Mark Haim: all we need is love!

Mark Haim contains multitudes in "Parts to a Sum"
photo by Jim Coleman

I didn’t plan to write about Mark Haim’s new solo “Parts to a Sum,” at Seattle’s Velocity Dance Center.

After all, I am one of more than 350 people who answered Haim’s invitation to submit very short videos of ourselves in motion. His idea was to learn portions of all of these movements, and compile them into an evening length piece. I'd seen pieces of the work in progress, and when I went to Velocity on Saturday evening, I left my notebook in my backpack. To write about this solo felt like it would be some kind of conflict of interest. But midway through the first section, my mind started to swirl and I itched to have my pen and notebook at hand. The solo is divided into three sections; when the first break arrived, I dug out pen and paper.

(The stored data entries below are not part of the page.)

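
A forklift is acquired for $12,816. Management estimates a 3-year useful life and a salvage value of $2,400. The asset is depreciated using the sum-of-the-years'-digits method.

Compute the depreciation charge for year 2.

Depreciable base = $12,816 − $2,400 = $10,416.
Sum of the years' digits = 3+2+1 = 6.
Year 1: $10,416 × 3/6 = $5,208. Book value $7,608.
Year 2: $10,416 × 2/6 = $3,472. Book value $4,136.

$3,472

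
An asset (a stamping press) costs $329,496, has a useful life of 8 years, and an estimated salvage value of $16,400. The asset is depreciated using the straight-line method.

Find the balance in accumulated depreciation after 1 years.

$39,137

Depreciable base = $329,496 − $16,400 = $313,096.
Annual expense = $313,096 / 8 = $39,137.
End of year 1: book value $290,359.
Accumulated through year 1 = $329,496 − $290,359 = $39,137.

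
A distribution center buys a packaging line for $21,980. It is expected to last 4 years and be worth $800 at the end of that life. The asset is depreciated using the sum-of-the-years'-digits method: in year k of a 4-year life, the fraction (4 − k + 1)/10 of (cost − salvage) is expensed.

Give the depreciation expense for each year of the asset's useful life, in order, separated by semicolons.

$8,472; $6,354; $4,236; $2,118

Depreciable base = $21,980 − $800 = $21,180.
Sum of the years' digits = 4+3+2+1 = 10.
Year 1: $21,180 × 4/10 = $8,472. Book value $13,508.
Year 2: $21,180 × 3/10 = $6,354. Book value $7,154.
Year 3: $21,180 × 2/10 = $4,236. Book value $2,918.
Year 4: $21,180 × 1/10 = $2,118. Book value $800.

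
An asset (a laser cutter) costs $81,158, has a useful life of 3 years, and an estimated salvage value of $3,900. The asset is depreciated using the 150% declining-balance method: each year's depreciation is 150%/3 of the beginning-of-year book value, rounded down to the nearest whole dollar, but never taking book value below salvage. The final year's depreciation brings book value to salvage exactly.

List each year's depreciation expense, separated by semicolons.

Depreciable base = $81,158 − $3,900 = $77,258.
Year 1: ⌊$81,158 × 150%/3⌋ = $40,579. Book value $40,579.
Year 2: ⌊$40,579 × 150%/3⌋ = $20,289. Book value $20,290.
Year 3 (final): $20,290 − $3,900 = $16,390. Book value $3,900.

$40,579; $20,289; $16,390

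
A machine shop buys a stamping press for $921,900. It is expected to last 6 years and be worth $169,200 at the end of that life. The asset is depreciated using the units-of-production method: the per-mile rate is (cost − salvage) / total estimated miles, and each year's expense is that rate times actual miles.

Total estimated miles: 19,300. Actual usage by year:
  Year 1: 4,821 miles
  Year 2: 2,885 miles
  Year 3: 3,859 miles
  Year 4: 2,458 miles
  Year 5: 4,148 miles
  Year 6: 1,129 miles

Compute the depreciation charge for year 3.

Depreciable base = $921,900 − $169,200 = $752,700.
Rate = $752,700 / 19,300 miles = $39 per mile.
Year 1: 4,821 × $39 = $188,019. Book value $733,881.
Year 2: 2,885 × $39 = $112,515. Book value $621,366.
Year 3: 3,859 × $39 = $150,501. Book value $470,865.

$150,501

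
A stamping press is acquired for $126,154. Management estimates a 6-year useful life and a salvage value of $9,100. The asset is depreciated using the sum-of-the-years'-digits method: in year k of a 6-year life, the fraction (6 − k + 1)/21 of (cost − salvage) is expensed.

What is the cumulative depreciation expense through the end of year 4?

Depreciable base = $126,154 − $9,100 = $117,054.
Sum of the years' digits = 6+5+4+3+2+1 = 21.
Year 1: $117,054 × 6/21 = $33,444. Book value $92,710.
Year 2: $117,054 × 5/21 = $27,870. Book value $64,840.
Year 3: $117,054 × 4/21 = $22,296. Book value $42,544.
Year 4: $117,054 × 3/21 = $16,722. Book value $25,822.
Accumulated through year 4 = $126,154 − $25,822 = $100,332.

$100,332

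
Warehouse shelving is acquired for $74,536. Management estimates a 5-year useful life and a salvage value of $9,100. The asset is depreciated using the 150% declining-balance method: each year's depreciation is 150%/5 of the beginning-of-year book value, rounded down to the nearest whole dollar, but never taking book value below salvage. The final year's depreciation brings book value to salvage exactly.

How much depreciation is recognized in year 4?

$7,670

Depreciable base = $74,536 − $9,100 = $65,436.
Year 1: ⌊$74,536 × 150%/5⌋ = $22,360. Book value $52,176.
Year 2: ⌊$52,176 × 150%/5⌋ = $15,652. Book value $36,524.
Year 3: ⌊$36,524 × 150%/5⌋ = $10,957. Book value $25,567.
Year 4: ⌊$25,567 × 150%/5⌋ = $7,670. Book value $17,897.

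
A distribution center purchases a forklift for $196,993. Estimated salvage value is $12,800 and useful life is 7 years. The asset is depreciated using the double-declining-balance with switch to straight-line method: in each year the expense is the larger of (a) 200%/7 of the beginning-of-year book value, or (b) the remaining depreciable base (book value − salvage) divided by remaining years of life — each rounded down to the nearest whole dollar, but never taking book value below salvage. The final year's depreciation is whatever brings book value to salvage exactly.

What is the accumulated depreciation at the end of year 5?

Depreciable base = $196,993 − $12,800 = $184,193.
Year 1: DB = ⌊$196,993 × 200%/7⌋ = $56,283; SL = ⌊$184,193/7⌋ = $26,313 → take DB $56,283. Book value $140,710.
Year 2: DB = ⌊$140,710 × 200%/7⌋ = $40,202; SL = ⌊$127,910/6⌋ = $21,318 → take DB $40,202. Book value $100,508.
Year 3: DB = ⌊$100,508 × 200%/7⌋ = $28,716; SL = ⌊$87,708/5⌋ = $17,541 → take DB $28,716. Book value $71,792.
Year 4: DB = ⌊$71,792 × 200%/7⌋ = $20,512; SL = ⌊$58,992/4⌋ = $14,748 → take DB $20,512. Book value $51,280.
Year 5: DB = ⌊$51,280 × 200%/7⌋ = $14,651; SL = ⌊$38,480/3⌋ = $12,826 → take DB $14,651. Book value $36,629.
Accumulated through year 5 = $196,993 − $36,629 = $160,364.

$160,364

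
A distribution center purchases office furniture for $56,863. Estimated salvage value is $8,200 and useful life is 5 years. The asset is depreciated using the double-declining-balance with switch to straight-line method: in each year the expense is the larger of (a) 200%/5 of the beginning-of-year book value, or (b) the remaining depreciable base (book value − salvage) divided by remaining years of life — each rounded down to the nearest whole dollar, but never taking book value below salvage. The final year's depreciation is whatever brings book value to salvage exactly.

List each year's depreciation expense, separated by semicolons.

$22,745; $13,647; $8,188; $4,083; $0

Depreciable base = $56,863 − $8,200 = $48,663.
Year 1: DB = ⌊$56,863 × 200%/5⌋ = $22,745; SL = ⌊$48,663/5⌋ = $9,732 → take DB $22,745. Book value $34,118.
Year 2: DB = ⌊$34,118 × 200%/5⌋ = $13,647; SL = ⌊$25,918/4⌋ = $6,479 → take DB $13,647. Book value $20,471.
Year 3: DB = ⌊$20,471 × 200%/5⌋ = $8,188; SL = ⌊$12,271/3⌋ = $4,090 → take DB $8,188. Book value $12,283.
Year 4: DB = ⌊$12,283 × 200%/5⌋ = $4,913; SL = ⌊$4,083/2⌋ = $2,041 → take DB $4,913, capped at $4,083. Book value $8,200.
Year 5 (final): $8,200 − $8,200 = $0. Book value $8,200.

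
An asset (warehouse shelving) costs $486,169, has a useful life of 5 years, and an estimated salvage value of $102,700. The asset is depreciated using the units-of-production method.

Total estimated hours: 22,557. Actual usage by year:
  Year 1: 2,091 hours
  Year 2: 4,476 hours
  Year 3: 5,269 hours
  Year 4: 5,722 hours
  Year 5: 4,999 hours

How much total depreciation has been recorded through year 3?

Depreciable base = $486,169 − $102,700 = $383,469.
Rate = $383,469 / 22,557 hours = $17 per hour.
Year 1: 2,091 × $17 = $35,547. Book value $450,622.
Year 2: 4,476 × $17 = $76,092. Book value $374,530.
Year 3: 5,269 × $17 = $89,573. Book value $284,957.
Accumulated through year 3 = $486,169 − $284,957 = $201,212.

$201,212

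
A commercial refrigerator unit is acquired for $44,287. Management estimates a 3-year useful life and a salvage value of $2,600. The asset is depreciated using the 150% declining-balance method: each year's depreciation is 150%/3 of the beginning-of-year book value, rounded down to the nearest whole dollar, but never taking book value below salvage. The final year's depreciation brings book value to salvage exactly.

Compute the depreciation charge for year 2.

Depreciable base = $44,287 − $2,600 = $41,687.
Year 1: ⌊$44,287 × 150%/3⌋ = $22,143. Book value $22,144.
Year 2: ⌊$22,144 × 150%/3⌋ = $11,072. Book value $11,072.

$11,072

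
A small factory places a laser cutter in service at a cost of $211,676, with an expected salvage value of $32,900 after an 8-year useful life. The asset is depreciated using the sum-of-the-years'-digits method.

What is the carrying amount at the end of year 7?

Depreciable base = $211,676 − $32,900 = $178,776.
Sum of the years' digits = 8+7+6+5+4+3+2+1 = 36.
Year 1: $178,776 × 8/36 = $39,728. Book value $171,948.
Year 2: $178,776 × 7/36 = $34,762. Book value $137,186.
Year 3: $178,776 × 6/36 = $29,796. Book value $107,390.
Year 4: $178,776 × 5/36 = $24,830. Book value $82,560.
Year 5: $178,776 × 4/36 = $19,864. Book value $62,696.
Year 6: $178,776 × 3/36 = $14,898. Book value $47,798.
Year 7: $178,776 × 2/36 = $9,932. Book value $37,866.

$37,866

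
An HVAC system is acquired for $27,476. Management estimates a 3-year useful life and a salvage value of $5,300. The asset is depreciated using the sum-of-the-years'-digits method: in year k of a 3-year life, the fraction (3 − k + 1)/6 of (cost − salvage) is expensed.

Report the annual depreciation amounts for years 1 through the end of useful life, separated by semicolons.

Depreciable base = $27,476 − $5,300 = $22,176.
Sum of the years' digits = 3+2+1 = 6.
Year 1: $22,176 × 3/6 = $11,088. Book value $16,388.
Year 2: $22,176 × 2/6 = $7,392. Book value $8,996.
Year 3: $22,176 × 1/6 = $3,696. Book value $5,300.

$11,088; $7,392; $3,696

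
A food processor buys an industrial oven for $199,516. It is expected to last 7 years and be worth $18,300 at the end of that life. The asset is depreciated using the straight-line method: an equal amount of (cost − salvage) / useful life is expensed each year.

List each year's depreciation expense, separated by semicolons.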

Walt Whitman's line "I contain multitudes" had popped into my head as I watched Haim. In his epic poem “Song of Myself,” Whitman wrote “do I contradict myself? Very well, then I contradict myself; I am large, I contain multitudes.” Whitman was celebrating his humanity: flawed, contradictory, imperfect. Haim picks up that celebration and expands on it; "Parts to a sum" is a celebration not just of our humanity, but of our connections to one another. It's a celebration of our collective existence.

On its surface, the movements in “Parts to a sum” don’t awe, or even seem particularly fresh (although watching Haim flap his arms like an excited toddler, you get a new perspective on joy.) It’s in the way Haim has layered person after person’s submissions, his decision to submerge his own personality in order to shine a light on hundreds of others, where the power lies in this solo. It is selfless in a way that I think only somebody with life experience can be; Haim isn't out to strut in his own movements; he's here to honor all of us.
Mark Haim in "Parts to a Sum"
photo by Jim Coleman

Part one is performed mostly in silence, or to a very faint soundscape with birdsong, chimes and the occasion wisp of a melody. The sounds evoke sense memories, the way the aroma from Proust’s legendary madeleine ignited a masterwork. The power is in its quietness. 

For the second section, Haim has created a soundtrack that mashes up popular songs much the way he’s mashing up our movements. The tunes are tantalizingly familiar, and just as we start to tap our toes, the music crashes against the next song in a John Cage-ian way. The impact is powerful indeed, a wonderful echo of the way he’s woven our movements together.

The final part of this solo uses Beethoven as an aural backdrop; for me this might have been the only misstep of the evening; Beethoven’s grandiosity, which I normally love, threatened to rend the tender garment that Haim was weaving.
Mark Haim leaps with joy in "Parts to a Sum"
photo by Jim Coleman

In the program, Haim writes that he was inspired to make this work in response to the political climate, as a conscious choice to count his blessings and acknowledge his own happiness. In that acknowledgement, what he’s created is more than a tapestry of movement and sound; he’s woven a quilt of our shared humanity, an ode to our interdependence on the planet, a love song to us all.